Corona ou pas

Certaines personnes me demandent si je travaille toujours. A mon grand soulagement, oui. Parce que j’ai la chance de sortir de chez moi tous les matins et de profiter du printemps tout en pédalant sur des routes quasi désertes. Mais surtout parce que malheureusement, les autres pathologies ne s’arrêtent pas pendant l’épidémie de coronavirus. Nos patients psychiatriques continuent d’avoir besoin de nous. En ville, à l’hôpital et en prison.

Dans notre service, tout l’enjeu est de maintenir les soins pour les patients les plus fragiles et les urgences, et d’annuler les consultations des patients bien stabilisés pour minimiser les contacts sociaux et ainsi limiter la transmission. Car nous le savons, le risque ici, c’est nous. Nous qui, une fois n’est pas coutume, serons les loups dans la bergerie. Certaines personnes détenues l’ont bien compris et nous évitent. Ma collègue médecin généraliste notait que , malgré le maintien de toutes ses consultations pour l’instant, les demandes se faisaient plus rares, par peur pensait-elle, de venir voir des personnes venant de l’extérieur.

Selon les épidémiologistes, du fait du confinement inhérent aux prisons, le pic épidémique devrait y arriver avec deux semaines de retard. C’est un temps que nous devons mettre à profit pour nous organiser, car en revanche, la promiscuité promet une contagion rapide.

Heureusement, de notre fonctionnement habituel nous avons aussi sauvegardé ce qui à mon sens est une des forces de la psychiatrie : notre capacité à réfléchir ensemble, chacun de puis sa place mais faisant partie de la même équipe. Nous avons donc gardé nos sacro-saintes réunions que nos collègues d’autres disciplines, nous envient en se cachant derrière leurs plaisanteries moqueuses (en petit comité et en respectant les distances de sécurité bien entendu)

Ainsi chaque jour, une cellule de crise suit l’évolution des directives de notre hôpital de rattachement et fait remonter les questionnements spécifiques à notre exercice en milieu pénitentiaire, parfois un peu oubliés.

L’UCSA (service ambulatoire de médecine générale) et l’administration pénitentiaire travaillent à la mise en place d’une zone d’hébergement pénitentiaire pour accueillir les détenus infectés, et en collaboration avec eux, nous réfléchissons à la façon dont nous y interviendrons pour les soins psychiatriques qui seraient nécessaires. Nous nous préparons à remplacer nos collègues qui ne pourraient plus travailler, en espérant ne pas devoir abandonner totalement nos patients.

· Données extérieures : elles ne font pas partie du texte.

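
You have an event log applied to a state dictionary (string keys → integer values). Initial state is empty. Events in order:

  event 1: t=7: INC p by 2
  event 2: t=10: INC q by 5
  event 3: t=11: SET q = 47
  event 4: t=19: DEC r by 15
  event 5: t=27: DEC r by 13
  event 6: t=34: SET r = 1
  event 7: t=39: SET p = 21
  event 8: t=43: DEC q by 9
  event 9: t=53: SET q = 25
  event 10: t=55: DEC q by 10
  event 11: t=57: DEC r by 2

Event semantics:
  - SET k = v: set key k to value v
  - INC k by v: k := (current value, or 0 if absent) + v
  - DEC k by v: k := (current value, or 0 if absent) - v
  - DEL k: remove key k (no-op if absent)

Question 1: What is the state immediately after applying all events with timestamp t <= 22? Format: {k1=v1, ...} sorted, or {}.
Answer: {p=2, q=47, r=-15}

Derivation:
Apply events with t <= 22 (4 events):
  after event 1 (t=7: INC p by 2): {p=2}
  after event 2 (t=10: INC q by 5): {p=2, q=5}
  after event 3 (t=11: SET q = 47): {p=2, q=47}
  after event 4 (t=19: DEC r by 15): {p=2, q=47, r=-15}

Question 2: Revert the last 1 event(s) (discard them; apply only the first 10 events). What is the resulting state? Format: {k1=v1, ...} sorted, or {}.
Answer: {p=21, q=15, r=1}

Derivation:
Keep first 10 events (discard last 1):
  after event 1 (t=7: INC p by 2): {p=2}
  after event 2 (t=10: INC q by 5): {p=2, q=5}
  after event 3 (t=11: SET q = 47): {p=2, q=47}
  after event 4 (t=19: DEC r by 15): {p=2, q=47, r=-15}
  after event 5 (t=27: DEC r by 13): {p=2, q=47, r=-28}
  after event 6 (t=34: SET r = 1): {p=2, q=47, r=1}
  after event 7 (t=39: SET p = 21): {p=21, q=47, r=1}
  after event 8 (t=43: DEC q by 9): {p=21, q=38, r=1}
  after event 9 (t=53: SET q = 25): {p=21, q=25, r=1}
  after event 10 (t=55: DEC q by 10): {p=21, q=15, r=1}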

Pour l’instant tout est calme et le Ministère de la Justice, probablement instruit par les émeutes survenues dans les prisons italiennes, a pris des mesures humanistes et de bon sens pour que cela le reste. Ainsi, pour pallier à la suppression des visites familiales, un crédit de téléphone a été attribué à chaque détenu.

Pour l’instant donc tout est calme, mais ce calme nous laisse inquiets, attendant la tempête. Il est à craindre que cette situation n’entraîne, outre les problèmes sanitaires liés au virus lui-même, de vraies décompensations psychiatriques liées au stress et au relâchement des soins. Mais aussi de nombreuses réactions plus ou moins rationnelles, à l’image de celles observées chez nos concitoyens à l’extérieur.

Enfin, notre inquiétude va aussi à ceux de nos patients devant sortir de détention dans les prochains jours ou semaines. Certains n’ont plus d’hébergement du fait de la fermeture des structures qui devaient les accueillir. Les associations d’aide aux plus précaires ont drastiquement réduit leurs interventions. Quant aux CMP (centres médico-psychologiques, dédiés aux soins psychiatrique en ville), ils reportent eux aussi leurs rendez-vous.

Il nous faut alerter sur le risque de laisser la population précaire exposée à bien des dangers. Il y bien sur le virus, qui représente un danger tant sur le plan individuel, les personnes sans abri étant souvent en mauvais état général et plus à risque de faire de formes graves, que sur le plan collectif. Nous n’avons pas intérêt à ce que subsiste, lorsque les mesures de confinement seront levées, dans les squats, échappant à tous les radars, une circulation du virus. Mais il y aussi la pauvreté et le manques de soins, qui créeront immanquablement des dommages collatéraux.

Espérons que les propositions entendues ici et là de réquisitionner les hôtels désertés pour accueillir les personnes sans abri trouvent un écho favorable, témoignant ainsi que cette période troublée peut aussi être celle d’une solidarité qui n’oublie personne.